Prior to 1868, Japan’s Meiji period, the word for “fine art” did not exist in the Japanese language. It was only after this time that the country imported this foreign ”art” notion and created a vocabulary for it. The blurring of high and low, of West and East, remains characteristic of Japanese society.
Takashi Murakami is the one that, better than any other Japanese artists, has been able to incorporate all the cultural contradictions and influences of Japan that even today permeate the Japanese society. He is one of the most well-known Japanese contemporary artists.
Murakami aligns himself with the geeky, obsessive fans and collectors of the Japanese manga, anime and animations, whose name is ‘otaku’. By combing Nihonga painting with otaku aesthetic, merging tradition with contemporary, he has literally changed the face of Japanese art. Some years ago Murakami elaborated a theory under the clever rubric ”Superflat”, linking the flat picture planes of traditional Japanese paintings to the lack of any distinction between high and low in Japanese culture. On stylistic grounds he grouped together some traditional artists of the Edo period (1603-1868) with the creators of modern-day animated films, arguing that there were important formal similarities in the flatness of their work. Now, having analyzed Japanese pop culture aesthetically, he is turning his scrutiny to the function that superflatness might be serving in contemporary Japanese society. Superflat can be described as a flattening process that conveniently released both the artist and the viewer from grappling with the contradictions of Japan’s wartime experience as predator and victim and postwar status as economic rival of, and political subordinate to, the United States.

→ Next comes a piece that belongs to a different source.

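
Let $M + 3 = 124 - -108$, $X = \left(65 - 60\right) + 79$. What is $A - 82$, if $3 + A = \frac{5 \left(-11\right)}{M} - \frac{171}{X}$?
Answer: $- \frac{559613}{6412} \approx -87.276$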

Murakami maintains that respectable Japanese artists largely ignored the horrors of World War II and the humiliations of the postwar occupation, relinquishing the subjects to the ‘otaku’, who transported these tough realities into the realm of cartoon fantasy. In many of the classic manga and anime stories the plot revolves around a bomb or radiation device that devastates Tokyo. ”I thought: why does otaku culture so many times have an explosion that looks like an atomic bomb? I was trying to find out why otaku people are always repeating the same scene and why I was so interested in it myself“. He concluded that otaku raised ”a mirror” to a reality that the larger culture preferred to ignore. In childlike animated forms, anguished truths were stripped of their historical context.
This week’s Work Of The Week, KiKi With Moss, is from a two parts suite consisting of Kiki and his counter partner KaiKai. KaiKai and KiKi loosely translate into good and evil or the Angel and Devil. These characters have come to be seen as avatars of the opposing aspects of Murakami’s own character and they can be interpreted to be his ultimate self-portrait.

KiKi With Moss and KaiKai With Moss, 2004
Murakami’s work embodies some interests that extend far beyond Japan. It’s a blend of fantasy, apocalypse and innocence. He speaks about important themes such as the atomic bomb, the war, the issues that are affecting Japanese culture and society past and present, the relationship between the Western world and Japanese culture – and he does it through colorful, cartoon-like characters that at times have smiling faces and mesmerizing flowers, and at times have disturbing jagged teeth like fangs, making the cute violent. It’s all the disparate elements combined that speak to the moment and reveal a deeper meaning to a culture that Murakami sees as divided, confused, confident and progressive. A culture full of hope for the future, but one that needs to remember and embrace its past.